Vegan Carrot Cake Doughnuts
It may technically be spring here in Minnesota but we are getting some pretty wintery weather lately, like a few inches of snow and below freezing temps. But I am so ready for spring, so I am just putting up spring decor, and making spring food and pretending it isn't cold outside. Things like carrot cake, or these Vegan Carrot Cake Doughnuts! I wanted some doughnuts last weekend and I have really been in a carrot cake mood lately so I combined the two and they turned out awesome! Also they are much easier to make than carrot cake which was a win since it was a busy weekend.

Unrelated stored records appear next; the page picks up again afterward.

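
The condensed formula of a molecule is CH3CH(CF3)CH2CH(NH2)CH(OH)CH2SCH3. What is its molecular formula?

Atom tally by fragment:
  CH3 → C:1 H:3
  CH(CF3) → C:2 H:1 F:3
  CH2 → C:1 H:2
  CH(NH2) → C:1 H:3 N:1
  CH(OH) → C:1 H:2 O:1
  CH2SCH3 → C:2 H:5 S:1
Element totals:
  C: 8
  H: 16
  F: 3
  N: 1
  O: 1
  S: 1

C8H16F3NOS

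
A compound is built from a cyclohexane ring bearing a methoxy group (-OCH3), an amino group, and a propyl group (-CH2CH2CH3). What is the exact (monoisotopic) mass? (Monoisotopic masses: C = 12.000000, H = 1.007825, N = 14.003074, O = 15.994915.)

171.1623

Atom tally by fragment:
  cyclohexane ring core → C:6 H:12
  (− 3 ring H displaced by substituents)
  + OCH3 → C:1 H:3 O:1
  + NH2 → N:1 H:2
  + CH2CH2CH3 → C:3 H:7
Element totals:
  C: 10
  H: 21
  N: 1
  O: 1
Molecular formula: C10H21NO.
  M = 10(12.0) + 21(1.007825) + 14.003074 + 15.994915
    = 120.000000 + 21.164325 + 14.003074 + 15.994915 = 171.162314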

These are healthier than traditional fried doughnuts because they are baked, and you can choose which kind of sweetener you want in them. If you want to go less processed you could use coconut sugar. But since all I had on hand at the time was regular sugar I went with that not wanting to make a trip to the store (I know regular sugar is not healthy but like I said you can choose your sweetener, and they still have better ingredients than most doughnuts). I used whole wheat pastry flour in these because it is my favorite for baked goods but you can use regular AP if you prefer that, or even gluten free AP flour (see note at the bottom).
I gave them a little spice, I like a mixture of cinnamon, ginger and nutmeg in my carrot cake, and a touch of vanilla. They baked up beautifully and made my kitchen smell amazing! I could not wait to try them but first they needed a glaze! I decided on a coconut glaze with vanilla because it is really simple and easy to make. It is just coconut butter (not oil), vanilla, maple syrup, water, and sea salt. This is my favorite doughnut glaze because it tastes delicious but is not overpoweringly sweet like some powdered sugar glazes. I also topped them off with crunchy pistachios because they are so pretty!
These doughnuts turned out so delicious! They are moist but still light, lightly spiced, scented with smooth vanilla frosting, and crunchy pistachios on top and it is hard to just eat one! I love them with coffee for a weekend mid afternoon snack! If you are a carrot cake fan, definitely give these Vegan Carrot Cake Doughnuts a try! They are so much easier than making a large carrot cake that you have to frost!
Vegan Carrot Cake Doughnuts
- 1 1/2 cups organic while wheat pastry flour or all purpose flour
- 3/4 cup plus 2 Tbsp granulated sugar
- 3/4 tsp baking powder (1/2 tsp plus 1/4 tsp)
- 1/2 tsp sea salt
- 1 tsp cinnamon
- 1 tsp ground ginger
- 1/2 tsp nutmeg
- 2 flax eggs (2 Tbsp golden ground flax seed mixed with 1/4 cup plus 2 Tbsp filtered water, allowed to sit 15 minutes)
- 1/4 cup plus 2 Tbsp avocado oil or other neutral oil
- 1/2 cup plant based milk
- 1 1/2 tsp pure vanilla extract
- 1 1/2 cups shredded carrots
- 1/2 cup melted coconut butter
- 2 Tbsp maple syrup
- 1/2 tsp pure vanilla extract
- 3-4 Tbsp filtered water or as needed
- 1/8 tsp sea salt
- 1/4 cup chopped pistachios
- Preheat oven to 350F degrees, and oil a silicone 8 hole doughnut pan.
- In a large bowl, combine the flour, sugar, baking powder, sea salt and spices and whisk to blend.
- Add the flax eggs, avocado oil, milk, and vanilla and beat with an electric mixer for about a minute (or 3 minutes if doing it by hand with a whisk).
- Pour the cake batter into the prepared pan, filling the holes 3/4 full.
- Place the doughnuts in the oven and bake for about 15-20 minutes until they are done in the center (you are able to insert a toothpick into the center and it comes out almost clean with a few moist crumbs).
- Remove from the oven and let cool 20 minutes, then remove the doughnuts from the pan by tapping it upside down on your cooling rack. Allow them then to cool completely once they are out of the pans.
- To make the glaze, whisk together all ingredients except the water. Then whisk in the water until smooth and uniform. If it is a little too thick add just a few tsp more water until it is a pour-able consistency.
- Spoon the glaze over the doughnuts, and sprinkle with pistachios.
- Allow glaze to set, then enjoy!
Doughnuts keep stored in the refrigerator, covered for up to 1 week.
*If you would rather use coconut sugar or maple sugar for this, either will work in place of the sugar.
*This cake can be made gluten free by swapping out the whole wheat pastry flour for Bob's Red Mill gluten free all purpose baking flour (this is a brand I have used before and have tested it in cakes with great results).